Other key findings from the 2021 Global Threat Report include:
The healthcare industry will continue to face significant threats from criminal groups as CrowdStrike Intelligence confirmed 18 Big Game Hunting enterprise ransomware families infected 104 healthcare organizations in 2020.
Adversaries from the Democratic People’s Republic of Korea (DPRK) will be motivated to enhance cyber operations in 2021 due to COVID-19 and a resulting food shortage.
China will focus on supply chain compromises and the targeting of key western verticals in support of the 14th Five Year Plan and the COVID-19 vaccine including academic, healthcare, technology, manufacturing and aerospace.
ZDnet reports that it is already unfolding. Government, health care and universities are the biggest targets right now.

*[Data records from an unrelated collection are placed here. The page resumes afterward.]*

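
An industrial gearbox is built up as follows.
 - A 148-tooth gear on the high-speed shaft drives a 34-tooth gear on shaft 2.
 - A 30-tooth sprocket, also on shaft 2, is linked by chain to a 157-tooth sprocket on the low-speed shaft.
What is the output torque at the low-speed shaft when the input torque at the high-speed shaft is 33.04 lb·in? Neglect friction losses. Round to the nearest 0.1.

39.7 lb·in

After the gear mesh (34/148): 33.04 × 0.22973 = 7.5903 lb·in
After the chain (157/30): 7.5903 × 5.2333 = 39.722 lb·in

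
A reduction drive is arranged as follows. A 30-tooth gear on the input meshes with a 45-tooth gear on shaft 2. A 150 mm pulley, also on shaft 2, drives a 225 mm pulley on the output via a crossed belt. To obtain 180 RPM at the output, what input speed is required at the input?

Overall ratio R = 1.5 × 1.5 = 2.25.
Required input speed = output speed × R = 180 × 2.25 = 405 RPM.

405 RPM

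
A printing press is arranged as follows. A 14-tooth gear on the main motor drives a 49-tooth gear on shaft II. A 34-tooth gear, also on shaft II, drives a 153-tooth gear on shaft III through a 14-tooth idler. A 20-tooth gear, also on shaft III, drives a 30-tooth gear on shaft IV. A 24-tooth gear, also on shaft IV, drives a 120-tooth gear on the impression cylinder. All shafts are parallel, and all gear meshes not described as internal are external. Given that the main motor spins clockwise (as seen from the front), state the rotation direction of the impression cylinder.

anticlockwise

the main motor → shaft II: external mesh, 1 reversal → CCW.
shaft II → shaft III: driver → idler → driven is 2 external meshes, 2 reversals → CCW.
shaft III → shaft IV: external mesh, 1 reversal → CW.
shaft IV → the impression cylinder: external mesh, 1 reversal → CCW.
5 reversals in total — an odd number — so the impression cylinder turns opposite to the main motor.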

You can see it in the charts I linked to above and in the year-end data:
Ransomware attacks claimed thousands of victims during the past year, with hundreds of government agencies, healthcare facilities, schools and universities, as well as private companies, among those hit by cyber-criminal attempts at extortion.
According to the report, public sector organizations in the US were particularly badly hit by ransomware attacks with at least 2,354 government, healthcare and educational institutions impacted.
They included 1,681 schools, colleges and universities, 560 healthcare facilities and 113 federal, state and municipal governments and agencies. Meanwhile, over 1,300 private companies were also hit by ransomware attacks.
I recommend that journalists at least browse through the Crowdstrike study. You will pick up some lingo that at some point you will probably need to know. It will also give you some ammo to ask local hospitals, health care groups and governments about their cybersecurity plans. No doubt local and state governments will be asking for more money in the next budget to add protection and the people who say yes or no will have no idea what they are asking for or why.
A new word for you: Qshing
QR codes are becoming increasingly important for touchless purchases, so you should learn the word that the cool people use for the abuse of QR — and that is “qshing.”
The virus alert company McAfee listed QR code abuse as a top-five threat for 2021.
Tools for journalists: Tracking your electrical grid and suppliers
The Society of Environmental Journalists turned to veteran journalist Joseph A. Davis to compile a handy guide on how to better understand America’s electrical grid. After the Texas energy supply debacle, you may be looking at both the supply hiccups and security concerns that threaten our electrical grid. SEJ reminds you, “The time to get to know your regional grid environment is before the disaster. With enough data, they may help you anticipate it.”